Eligible companies could benefit from either ITA or an income tax exemption of 100 per cent of the statutory income for five years, with any unabsorbed capital allowances and accumulated losses incurred during the pioneer period can be carried forward and deducted from the post-pioneer period income of the company (subject to restrictions where applicable).
Applications for the tax incentives can be made to the respective agencies such as the Malaysian Investment Development Authority (MIDA) or HDC.
A step towards being a sustainable industry
Notwithstanding the attractiveness of the tax incentives in Malaysia, the benefit is very much limited to a subset of halal industry players, particularly regarding food production and contained within halal parks.
A literal translation of the word halal means ‘permissible’, reflecting the attitude and value beyond what we eat. It forms a standard of living, from what we wear to how we do things. If halal were to be addressed in a context that is more familiar to the community, perhaps one can relate to the environmental, social and governance pillars of ESG.
A concept that has become popular over the recent years, ESG evolved upon the realisation that our way of life regarding the people and planet is not sustainable. Thus, people look for ways to be more responsible and get their ESG proposition right.
That way, people, including businesses, strive to create value, which has become the new normal. It becomes more compelling as investors also look for ways to align their values to their investment portfolios.
Similar to ESG, adherence to halal principles can become an effective
vehicle to promote sustainability.

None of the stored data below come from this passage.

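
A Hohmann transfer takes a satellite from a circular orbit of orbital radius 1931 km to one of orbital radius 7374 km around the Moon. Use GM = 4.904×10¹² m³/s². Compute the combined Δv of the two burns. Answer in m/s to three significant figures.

r₁ = 1931 km = 1.931×10⁶ m.
r₂ = 7374 km = 7.374×10⁶ m.
Transfer ellipse a_t = (r₁ + r₂)/2 = 4.652×10⁶ m.
At r₁: circular v_c1 = √(μ/r₁) = 1594 m/s; transfer-perilune v_p = √[μ(2/r₁ − 1/a_t)] = 2006 m/s.
Δv₁ = v_p − v_c1 = 412.7 m/s.
At r₂: circular v_c2 = √(μ/r₂) = 815.5 m/s; transfer-apolune v_a = √[μ(2/r₂ − 1/a_t)] = 525.4 m/s.
Δv₂ = v_c2 − v_a = 290.1 m/s.
Total Δv = Δv₁ + Δv₂ = 702.8 m/s.

Δv_total ≈ 703 m/s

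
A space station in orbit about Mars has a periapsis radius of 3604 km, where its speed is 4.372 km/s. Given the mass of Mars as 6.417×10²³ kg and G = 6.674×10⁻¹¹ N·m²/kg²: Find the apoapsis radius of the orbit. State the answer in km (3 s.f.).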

Considering the strong overlap between halal and ESG, they can both complement and even converge.
While halal is administered under religious guidelines, halal and ESG ultimately share a mutual concept in ensuring the right processes are being put in place to comply with aspects of being sustainable and ethical.
In a complemental business environment, an ESG-compliant halal industry player is a step towards the right direction.
Given its economic potential, the outlook of venturing into halal products and obtaining the halal certificate must be beneficial to business owners.
Other sectors in focus generally include pharmaceutical products, healthcare, the banking system and cosmetics, which should also be given equally attractive tax incentives to encourage businesses to be halal-certified.
This would go hand-in-hand with Malaysia prioritising establishing its halal ecosystem to be of global standard.
Nik Nabilah Nik Amiruddin is the Associate Director of the Corporate Tax practice at KPMG in Malaysia.